The research paper is co-authored by:
- Donhee Ham, Fellow of Samsung Advanced Institute of Technology (SAIT) and Professor of Harvard University
- Professor Hongkun Park of Harvard University
- Sungwoo Hwang, President and CEO of Samsung SDS and former Head of SAIT
- Kinam Kim, Vice Chairman and CEO of Samsung Electronics
The essence of this paper is that the human brain's neuronal connection map can be copied using a nanoelectrode array developed by Dr. Ham and Dr. Park. The map can then be pasted on a high-density 3D network of solid-state memories. Such a chip can replicate a brain's unique computing traits, including adaptation to the environment, facile learning, low power, and even autonomy and cognition.
The brain has a large number of neurons, and their wiring map is responsible for all the computing power and memory.

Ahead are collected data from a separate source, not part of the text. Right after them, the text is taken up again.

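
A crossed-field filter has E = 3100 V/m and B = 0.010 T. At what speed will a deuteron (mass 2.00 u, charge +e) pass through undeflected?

v = 3.1×10⁵ m/s

Zero net Lorentz force requires |qE| = |q v×B|, i.e. E = vB.
v = E/B = 3100/0.010 = 3.1×10⁵ m/s.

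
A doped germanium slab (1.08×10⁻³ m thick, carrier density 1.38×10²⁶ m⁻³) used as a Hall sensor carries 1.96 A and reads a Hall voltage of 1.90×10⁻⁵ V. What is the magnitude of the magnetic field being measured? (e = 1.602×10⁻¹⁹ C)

From V_H = IB/(n e t), B = V_H n e t / I.
B = (1.90×10⁻⁵)(1.38×10²⁶)(1.602×10⁻¹⁹)(1.08×10⁻³)/1.96 ≈ 0.231 T.

B ≈ 0.231 T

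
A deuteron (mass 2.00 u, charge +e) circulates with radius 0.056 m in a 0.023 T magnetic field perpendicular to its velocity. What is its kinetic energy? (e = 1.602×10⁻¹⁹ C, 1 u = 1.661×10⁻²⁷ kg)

KE ≈ 6.4×10⁻¹⁸ J

v = |q|Br/m, then KE = ½mv² = (qBr)²/(2m).
v = (1.602×10⁻¹⁹)(0.023)(0.056)/3.322×10⁻²⁷ ≈ 6.211×10⁴ m/s.
KE = ½(3.322×10⁻²⁷)(6.211×10⁴)² ≈ 6.4×10⁻¹⁸ J.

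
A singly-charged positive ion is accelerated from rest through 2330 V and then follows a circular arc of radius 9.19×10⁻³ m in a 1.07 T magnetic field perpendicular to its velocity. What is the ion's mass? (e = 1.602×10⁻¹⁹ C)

Combine |q|V = ½mv² and r = mv/(|q|B): eliminate v to get m = qB²r²/(2V).
m = (1.602×10⁻¹⁹)(1.07)²(9.19×10⁻³)²/(2·2330) ≈ 3.32×10⁻²⁷ kg.

m ≈ 3.32×10⁻²⁷ kg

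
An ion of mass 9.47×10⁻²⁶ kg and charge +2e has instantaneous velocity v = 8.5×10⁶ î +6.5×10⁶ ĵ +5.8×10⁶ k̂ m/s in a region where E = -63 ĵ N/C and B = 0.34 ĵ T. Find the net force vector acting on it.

F ≈ (-6.32×10⁻¹³, -2.02×10⁻¹⁷, 9.26×10⁻¹³) N

v×B = (-1.97×10⁶, 0, 2.89×10⁶) N/C.
E + v×B = (-1.97×10⁶, -63.0, 2.89×10⁶) N/C.
F = q(E + v×B) = (3.204×10⁻¹⁹ C)·(-1.97×10⁶, -63.0, 2.89×10⁶) = (-6.32×10⁻¹³, -2.02×10⁻¹⁷, 9.26×10⁻¹³) N.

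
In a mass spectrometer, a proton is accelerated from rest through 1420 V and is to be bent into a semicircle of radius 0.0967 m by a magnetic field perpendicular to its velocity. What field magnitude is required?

B ≈ 0.0563 T

v = √(2|q|V/m) = √(2·1.602×10⁻¹⁹·1420/1.673×10⁻²⁷) ≈ 5.215×10⁵ m/s.
B = mv/(|q|r) = (1.673×10⁻²⁷)(5.215×10⁵)/((1.602×10⁻¹⁹)(0.0967)) ≈ 0.0563 T.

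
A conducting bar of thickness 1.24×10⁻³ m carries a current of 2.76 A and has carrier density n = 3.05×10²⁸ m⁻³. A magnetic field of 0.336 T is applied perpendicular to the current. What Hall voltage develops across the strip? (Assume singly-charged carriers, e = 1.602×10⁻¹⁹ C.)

V_H ≈ 1.53×10⁻⁷ V

V_H = IB/(n e t).
V_H = (2.76)(0.336)/((3.05×10²⁸)(1.602×10⁻¹⁹)(1.24×10⁻³)) ≈ 1.53×10⁻⁷ V.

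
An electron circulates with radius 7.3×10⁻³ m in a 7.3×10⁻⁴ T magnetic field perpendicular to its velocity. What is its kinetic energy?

KE ≈ 2.5 eV

v = |q|Br/m, then KE = ½mv² = (qBr)²/(2m).
v = (1.602×10⁻¹⁹)(7.3×10⁻⁴)(7.3×10⁻³)/9.109×10⁻³¹ ≈ 9.372×10⁵ m/s.
KE = ½(9.109×10⁻³¹)(9.372×10⁵)² ≈ 4.0×10⁻¹⁹ J = 2.5 eV.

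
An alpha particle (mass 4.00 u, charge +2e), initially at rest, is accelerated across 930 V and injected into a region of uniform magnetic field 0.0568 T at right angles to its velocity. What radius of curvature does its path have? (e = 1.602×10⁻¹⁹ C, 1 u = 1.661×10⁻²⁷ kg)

Acceleration: |q|V = ½mv² ⇒ v = √(2|q|V/m) = √(2·3.204×10⁻¹⁹·930/6.644×10⁻²⁷) ≈ 2.995×10⁵ m/s.
In the field: r = mv/(|q|B) = (6.644×10⁻²⁷)(2.995×10⁵)/((3.204×10⁻¹⁹)(0.0568)) ≈ 0.109 m.

r ≈ 0.109 m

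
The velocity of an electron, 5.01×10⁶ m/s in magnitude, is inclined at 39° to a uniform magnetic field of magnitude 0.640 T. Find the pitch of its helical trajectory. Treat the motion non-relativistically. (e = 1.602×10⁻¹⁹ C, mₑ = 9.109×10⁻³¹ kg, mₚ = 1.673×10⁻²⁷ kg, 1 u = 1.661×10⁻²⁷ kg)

v∥ = v cosθ = 5.01×10⁶·cos39° ≈ 3.894×10⁶ m/s.
T = 2πm/(|q|B) = 2π(9.109×10⁻³¹)/((1.602×10⁻¹⁹)(0.640)) ≈ 5.582×10⁻¹¹ s.
pitch = v∥ T = (3.894×10⁶)(5.582×10⁻¹¹) ≈ 2.17×10⁻⁴ m.

p ≈ 2.17×10⁻⁴ m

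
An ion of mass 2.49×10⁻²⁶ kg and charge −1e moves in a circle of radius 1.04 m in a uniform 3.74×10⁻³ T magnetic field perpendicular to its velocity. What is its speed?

v ≈ 2.50×10⁴ m/s

From |q|vB = mv²/r, v = |q|Br/m.
v = (1.602×10⁻¹⁹)(3.74×10⁻³)(1.04)/2.49×10⁻²⁶ ≈ 2.50×10⁴ m/s.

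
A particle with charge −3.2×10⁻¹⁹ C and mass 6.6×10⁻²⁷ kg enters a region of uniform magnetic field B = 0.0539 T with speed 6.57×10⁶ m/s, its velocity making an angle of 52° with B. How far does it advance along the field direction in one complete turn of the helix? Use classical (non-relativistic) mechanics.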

If that map can be reverse engineered, a lot can be achieved in mimicking the brain. The nanoelectrode array can enter a large number of neurons and record their electrical signals with high sensitivity. The recording of these intracellular connections informs where the neurons connect and how strong those signals are.
Such a map can be “pasted” on a network of non-volatile memory chips such as NAND flash that are used in SSDs or RRAM (Resistive RAM or Memristors). Each memory can be programmed so that its conductance represents the strength of each neuron connection in the human brain in the copied map.
The human brain has more than 100 billion neurons with 1000x more synaptic links. So to mimic it, the ultimate neuromorphic chip needs to have more than 100 trillion memories. Integrating so many memories can be done by 3D integration suggested by Samsung engineers and Harvard University researchers.
Samsung plans to continue research on such chips in the future for a breakthrough in artificial intelligence and semiconductor chips. Dr. Ham said, “The vision we present is highly ambitious, but working toward such a heroic goal will push the boundaries of machine intelligence, neuroscience, and semiconductor technology.”